Thanks for fixing it so rapidly!
Tore
comment:6 by , 19 years ago
| Status: | closed → new |
|---|
comment:7 by , 19 years ago
Hi,
It seems to me this bug is still present in 0.8.0. At least I can reproduce it using the method suggested by the submitter. Hence, I'm reopening this bug.
Tore
comment:8 by , 19 years ago
Indeed, only main.cpp was fixed, but not config-manager.cpp. I fixed that one, too. Furthermore, SCUMMVM_SAVEPATH is also read from env. While an overflow there should be harmless, I still added a check there, too... Will be included in the next release.
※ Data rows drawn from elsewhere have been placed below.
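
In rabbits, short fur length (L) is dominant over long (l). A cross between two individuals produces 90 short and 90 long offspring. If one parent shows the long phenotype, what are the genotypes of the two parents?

Observed offspring: 90 short, 90 long
The observed ratio simplifies to 1:1. One parent shows long, so its genotype must be ll. A 1:1 offspring split requires the other parent to be heterozygous (Ll).
Parent genotypes: ll × Ll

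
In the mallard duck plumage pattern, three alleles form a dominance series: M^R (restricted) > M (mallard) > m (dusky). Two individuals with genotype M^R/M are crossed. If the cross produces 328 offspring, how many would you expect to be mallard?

Cross: M^R/M × M^R/M
Allele dominance: M^R > M > m
Offspring genotypes: 1 M^R/M^R, 2 M^R/M, 1 M/M
Phenotype counts: 3 restricted, 1 mallard
mallard: 1 out of 4 → fraction 1/4
Expected count = 1/4 × 328 = 82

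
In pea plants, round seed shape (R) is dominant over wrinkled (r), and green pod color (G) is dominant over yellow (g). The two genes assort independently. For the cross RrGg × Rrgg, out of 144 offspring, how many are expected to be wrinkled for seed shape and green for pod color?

Dihybrid cross RrGg × Rrgg — consider each gene separately:
seed shape: Rr × Rr → 1 RR, 2 Rr, 1 rr → 3 R_ : 1 rr (out of 4)
pod color: Gg × gg → 2 Gg, 2 gg → 2 G_ : 2 gg (out of 4)
Looking for: wrinkled (rr) and green (G_)
P(wrinkled) = 1/4, P(green) = 2/4
P(both) = 1/4 × 2/4 = 2/16 = 1/8
Expected count = 1/8 × 144 = 18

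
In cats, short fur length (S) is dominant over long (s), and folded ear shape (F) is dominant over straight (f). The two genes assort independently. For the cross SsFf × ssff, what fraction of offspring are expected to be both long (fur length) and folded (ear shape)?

Dihybrid cross SsFf × ssff — consider each gene separately:
fur length: Ss × ss → 2 Ss, 2 ss → 2 S_ : 2 ss (out of 4)
ear shape: Ff × ff → 2 Ff, 2 ff → 2 F_ : 2 ff (out of 4)
Looking for: long (ss) and folded (F_)
P(long) = 2/4, P(folded) = 2/4
P(both) = 2/4 × 2/4 = 4/16 = 1/4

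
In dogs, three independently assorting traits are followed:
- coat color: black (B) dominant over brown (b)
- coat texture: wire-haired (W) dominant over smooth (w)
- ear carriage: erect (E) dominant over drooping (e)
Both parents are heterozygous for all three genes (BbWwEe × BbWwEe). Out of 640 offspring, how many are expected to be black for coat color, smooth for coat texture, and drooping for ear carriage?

Trihybrid cross: BbWwEe × BbWwEe
Each trait segregates independently with a 3:1 phenotypic ratio, so each gene contributes 3/4 (dominant) or 1/4 (recessive).
Target: black (coat color), smooth (coat texture), drooping (ear carriage)
Probability = product of independent per-trait probabilities
= 3/4 × 1/4 × 1/4 = 3/64
Expected count = 3/64 × 640 = 30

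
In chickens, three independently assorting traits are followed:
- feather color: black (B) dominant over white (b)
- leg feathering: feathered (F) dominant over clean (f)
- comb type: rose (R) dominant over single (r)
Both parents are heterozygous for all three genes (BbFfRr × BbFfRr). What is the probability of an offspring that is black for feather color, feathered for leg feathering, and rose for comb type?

Trihybrid cross: BbFfRr × BbFfRr
Each trait segregates independently with a 3:1 phenotypic ratio, so each gene contributes 3/4 (dominant) or 1/4 (recessive).
Target: black (feather color), feathered (leg feathering), rose (comb type)
Probability = product of independent per-trait probabilities
= 3/4 × 3/4 × 3/4 = 27/64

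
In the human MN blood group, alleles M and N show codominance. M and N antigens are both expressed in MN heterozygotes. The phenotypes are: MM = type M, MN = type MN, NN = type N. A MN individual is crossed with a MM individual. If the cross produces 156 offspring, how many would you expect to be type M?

Punnett square for MN × MM:
Offspring genotypes: 2 MM, 2 MN
Phenotype counts: 2 type M, 2 type MN
type M: 2 out of 4 → fraction 1/2
Expected count = 1/2 × 156 = 78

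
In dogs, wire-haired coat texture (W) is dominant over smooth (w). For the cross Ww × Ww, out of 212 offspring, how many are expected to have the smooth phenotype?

Punnett square for Ww × Ww:
Offspring genotypes: 1 WW, 2 Ww, 1 ww
Total offspring: 4
Count with target: 1
Probability: 1/4
Expected count = 1/4 × 212 = 53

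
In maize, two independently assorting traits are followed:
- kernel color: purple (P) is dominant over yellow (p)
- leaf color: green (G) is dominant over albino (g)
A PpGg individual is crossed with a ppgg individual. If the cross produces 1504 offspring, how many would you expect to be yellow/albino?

Dihybrid cross PpGg × ppgg — consider each gene separately:
kernel color: Pp × pp → 2 Pp, 2 pp → 2 P_ : 2 pp (out of 4)
leaf color: Gg × gg → 2 Gg, 2 gg → 2 G_ : 2 gg (out of 4)
Combine (counts out of 4 × 4 = 16): purple/green (P_G_) = 2×2 = 4; purple/albino (P_gg) = 2×2 = 4; yellow/green (ppG_) = 2×2 = 4; yellow/albino (ppgg) = 2×2 = 4
Phenotype counts (out of 16): 4 purple/green, 4 purple/albino, 4 yellow/green, 4 yellow/albino
yellow/albino: 4 out of 16 → fraction 1/4
Expected count = 1/4 × 1504 = 376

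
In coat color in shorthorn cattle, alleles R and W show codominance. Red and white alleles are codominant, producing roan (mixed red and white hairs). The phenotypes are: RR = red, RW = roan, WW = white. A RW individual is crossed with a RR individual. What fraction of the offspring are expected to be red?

Punnett square for RW × RR:
Offspring genotypes: 2 RR, 2 RW
Phenotype counts: 2 red, 2 roan
red: 2 out of 4
Probability: 2/4 = 1/2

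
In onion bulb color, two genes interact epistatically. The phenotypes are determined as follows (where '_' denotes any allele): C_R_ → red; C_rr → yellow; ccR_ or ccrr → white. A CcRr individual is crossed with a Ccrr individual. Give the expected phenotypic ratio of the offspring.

Cross: CcRr × Ccrr — consider each gene separately:
C gene: Cc × Cc → 1 CC, 2 Cc, 1 cc → 3 C_ : 1 cc (out of 4)
R gene: Rr × rr → 2 Rr, 2 rr → 2 R_ : 2 rr (out of 4)
Genotype classes (out of 4 × 4 = 16): C_R_ = 3×2 = 6; C_rr = 3×2 = 6; ccR_ = 1×2 = 2; ccrr = 1×2 = 2
Apply the phenotype rules: C_R_ (6) → red; C_rr (6) → yellow; ccR_ (2) + ccrr (2) → white
Phenotype counts (out of 16): 6 red, 6 yellow, 4 white
Ratio: 3 red : 3 yellow : 2 white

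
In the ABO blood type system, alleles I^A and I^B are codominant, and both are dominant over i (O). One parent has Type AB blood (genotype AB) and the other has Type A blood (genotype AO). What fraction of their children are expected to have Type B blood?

Cross: AB × AO
Possible offspring genotypes: 1 AA, 1 AO, 1 AB, 1 BO
Blood type counts: 2 Type A, 1 Type AB, 1 Type B
Probability of Type B: 1/4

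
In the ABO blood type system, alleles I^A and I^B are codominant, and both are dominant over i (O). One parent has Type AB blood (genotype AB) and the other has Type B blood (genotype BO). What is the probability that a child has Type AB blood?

Cross: AB × BO
Possible offspring genotypes: 1 AB, 1 AO, 1 BB, 1 BO
Blood type counts: 1 Type AB, 1 Type A, 2 Type B
Probability of Type AB: 1/4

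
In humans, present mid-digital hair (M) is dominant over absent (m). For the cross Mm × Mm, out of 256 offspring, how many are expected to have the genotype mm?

Punnett square for Mm × Mm:
Offspring genotypes: 1 MM, 2 Mm, 1 mm
Total offspring: 4
Count with target: 1
Probability: 1/4
Expected count = 1/4 × 256 = 64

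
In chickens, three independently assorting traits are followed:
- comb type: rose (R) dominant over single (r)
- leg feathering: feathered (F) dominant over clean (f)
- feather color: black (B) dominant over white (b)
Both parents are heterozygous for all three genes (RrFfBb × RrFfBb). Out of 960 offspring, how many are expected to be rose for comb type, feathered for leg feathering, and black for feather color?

Trihybrid cross: RrFfBb × RrFfBb
Each trait segregates independently with a 3:1 phenotypic ratio, so each gene contributes 3/4 (dominant) or 1/4 (recessive).
Target: rose (comb type), feathered (leg feathering), black (feather color)
Probability = product of independent per-trait probabilities
= 3/4 × 3/4 × 3/4 = 27/64
Expected count = 27/64 × 960 = 405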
comment:9 by , 19 years ago
| Owner: | changed from to |
|---|
comment:10 by , 19 years ago
| Status: | new → closed |
|---|
comment:11 by , 19 years ago
I can still make scummvm segfault this way, even with a checkout from svn made today. The limit seem to be 512 characters, FVIW; anything higher than that causes scummvm to segfault.
comment:13 by , 19 years ago
| Status: | closed → new |
|---|---|
| Summary: | buffer overflow causes crash from env-var HOME → BASE: buffer overflow causes crash from env-var HOME |
comment:14 by , 19 years ago
| Status: | new → closed |
|---|
comment:15 by , 19 years ago
The bug in fopenNoCase should be fixed now, at least I really can't reproduce the issue anymore :)
comment:16 by , 6 years ago
| Component: | → Port: Linux |
|---|
Fixed in CVS. And no, ScummVM does not require root privilidges.